Significantly, there exists a funding gap creating an even bigger need for public-private partnerships in financing development. Of great benefit is the efficiency, timeliness, innovation that comes with PPPs- injected by the private sector. The funding gap in government is compounded by constrained resources and competing interests against the desired need to develop. It is with this in mind that we invite you both as the private sector and as partners to the transformation of our world through this sustainable development agenda.
As an emerging economy, the required investment is enormous. But so are the returns on investment. We invite technological advancements in value addition, and new technology that promotes sustainability.
Let us together build our road network, air transport, hospitals and research institutions, recycle waste, generate green energy, and mechanise agriculture to improve production, add value to local products, manufacture, modernise settlements, grow and build sports facilities, develop the tourism industry, automate operational systems and promote a level playing field in the global market.
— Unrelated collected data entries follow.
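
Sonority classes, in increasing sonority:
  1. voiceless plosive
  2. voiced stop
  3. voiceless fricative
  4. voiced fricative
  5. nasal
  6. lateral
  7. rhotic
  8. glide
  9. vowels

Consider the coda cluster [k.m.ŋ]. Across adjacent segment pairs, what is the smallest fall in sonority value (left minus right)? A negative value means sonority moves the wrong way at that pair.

/k/ is a voiceless plosive (sonority 1).
/m/ is a nasal (sonority 5).
/ŋ/ is a nasal (sonority 5).
/k/→/m/: change -4.
/m/→/ŋ/: change +0.
Minimum = -4.

-4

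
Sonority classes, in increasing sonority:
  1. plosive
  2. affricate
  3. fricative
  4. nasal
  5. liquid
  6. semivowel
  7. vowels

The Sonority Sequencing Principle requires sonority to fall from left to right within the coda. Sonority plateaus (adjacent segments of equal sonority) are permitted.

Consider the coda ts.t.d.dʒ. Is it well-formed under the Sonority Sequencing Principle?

/ts/ — affricate, sonority 2.
/t/ — plosive, sonority 1.
/d/ — plosive, sonority 1.
/dʒ/ — affricate, sonority 2.
The profile is 2-1-1-2. Between /d/ (1) and /dʒ/ (2) sonority does not fall, so the cluster violates the SSP.

no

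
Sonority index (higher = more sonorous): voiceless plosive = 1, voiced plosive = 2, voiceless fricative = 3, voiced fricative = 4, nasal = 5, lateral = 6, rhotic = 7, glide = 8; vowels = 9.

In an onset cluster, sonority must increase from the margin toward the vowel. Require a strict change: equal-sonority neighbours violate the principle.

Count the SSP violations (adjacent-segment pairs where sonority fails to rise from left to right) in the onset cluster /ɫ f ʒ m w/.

1

/ɫ/ is a lateral (sonority 6).
/f/ is a voiceless fricative (sonority 3).
/ʒ/ is a voiced fricative (sonority 4).
/m/ is a nasal (sonority 5).
/w/ is a glide (sonority 8).
/ɫ/→/f/: 6→3 (does not rise) — violation.
/f/→/ʒ/: 3→4 (rises) — ok.
/ʒ/→/m/: 4→5 (rises) — ok.
/m/→/w/: 5→8 (rises) — ok.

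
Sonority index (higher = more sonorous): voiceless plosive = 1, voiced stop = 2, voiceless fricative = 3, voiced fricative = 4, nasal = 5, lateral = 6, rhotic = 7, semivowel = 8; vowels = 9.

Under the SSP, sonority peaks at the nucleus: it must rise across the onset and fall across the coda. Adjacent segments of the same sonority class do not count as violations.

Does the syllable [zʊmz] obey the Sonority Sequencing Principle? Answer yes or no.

yes

Onset: /z/ is a voiced fricative (sonority 4); then the nucleus /ʊ/ (sonority 9).
Onset profile 4-9 — rises to the nucleus.
Coda: /m/ is a nasal (sonority 5), /z/ is a voiced fricative (sonority 4).
Coda profile 9-5-4 — falls from the nucleus.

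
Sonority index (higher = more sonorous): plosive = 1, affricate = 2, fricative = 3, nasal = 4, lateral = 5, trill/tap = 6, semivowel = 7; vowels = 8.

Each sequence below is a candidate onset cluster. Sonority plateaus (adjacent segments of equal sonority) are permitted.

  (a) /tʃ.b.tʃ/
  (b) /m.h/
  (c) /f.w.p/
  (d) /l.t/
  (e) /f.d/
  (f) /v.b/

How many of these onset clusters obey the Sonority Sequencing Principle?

(a) sonority 2-1-2: ill-formed.
(b) sonority 4-3: ill-formed.
(c) sonority 3-7-1: ill-formed.
(d) sonority 5-1: ill-formed.
(e) sonority 3-1: ill-formed.
(f) sonority 3-1: ill-formed.

0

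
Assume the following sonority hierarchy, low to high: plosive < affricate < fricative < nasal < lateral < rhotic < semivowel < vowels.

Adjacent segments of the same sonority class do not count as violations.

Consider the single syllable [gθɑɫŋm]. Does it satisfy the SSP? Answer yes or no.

Onset: /g/ is a plosive (sonority 1), /θ/ is a fricative (sonority 3); then the nucleus /ɑ/ (sonority 8).
Onset profile 1-3-8 — rises to the nucleus.
Coda: /ɫ/ is a lateral (sonority 5), /ŋ/ is a nasal (sonority 4), /m/ is a nasal (sonority 4).
Coda profile 8-5-4-4 — falls from the nucleus.

yes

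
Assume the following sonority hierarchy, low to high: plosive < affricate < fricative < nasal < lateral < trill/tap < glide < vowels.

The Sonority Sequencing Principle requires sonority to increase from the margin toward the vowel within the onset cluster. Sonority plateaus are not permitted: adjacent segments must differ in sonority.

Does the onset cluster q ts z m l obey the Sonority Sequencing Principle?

/q/: plosive = 1.
/ts/: affricate = 2.
/z/: fricative = 3.
/m/: nasal = 4.
/l/: lateral = 5.
The profile 1-2-3-4-5 strictly rises, so the onset cluster satisfies the SSP.

yes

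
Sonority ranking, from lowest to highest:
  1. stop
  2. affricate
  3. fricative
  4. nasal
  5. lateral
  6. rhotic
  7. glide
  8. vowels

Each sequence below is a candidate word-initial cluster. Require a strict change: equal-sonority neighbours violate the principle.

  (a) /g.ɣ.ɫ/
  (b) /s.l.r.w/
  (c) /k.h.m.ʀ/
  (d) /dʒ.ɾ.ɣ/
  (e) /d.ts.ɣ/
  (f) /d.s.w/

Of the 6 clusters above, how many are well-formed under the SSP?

(a) sonority 1-3-5: well-formed.
(b) sonority 3-5-6-7: well-formed.
(c) sonority 1-3-4-6: well-formed.
(d) sonority 2-6-3: ill-formed.
(e) sonority 1-2-3: well-formed.
(f) sonority 1-3-7: well-formed.

5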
Through investments, let’s enrich cultures, production, ideas, and exchange of knowledge. The Ministry of Finance and Planning has formulated a Public Private Investment strategy to initiate a formal way of mobilising resources to bridge the noted investment funding gaps and attract private players in our development process.
We commit to efficient contractual agreements through this crucial journey, within a stable legal and regulatory framework that guarantees returns and shared risks – to fiduciary oversight. This we offer as our principal incentive as we open up for business, taking note that investors follow growth, performance and commitment.
To our local investors, the challenge is on us to produce products of high quality that can compete favourably with other products in the market. The cost of production has reduced with the reduced cost of energy; and with ongoing reforms including the Manufacturing Priority Agenda 2016, we project improved and increased production, market infrastructure and continued support to small and medium-sized enterprises.
Finally, financing for development has the critical component of domestic resource mobilisation. Progressively, revenue collection in Bungoma County has improved by more than 57% over the past one year with automation of revenue collection. We expect this to rise by more than 200% by 2018.
The automation is a clear testimony that this County Government is seeking to make the process efficient as opposed to raising taxes. With an efficient system, we cut down on illegal tax practices, tax leaks, eliminate double taxation and reduce the cost of tax administration.
It is therefore my hope that this conference will not turn out to be a mere talkshow, but that at the end of the day, there will be real deals signed out of this event and financing procured. Let’s do business.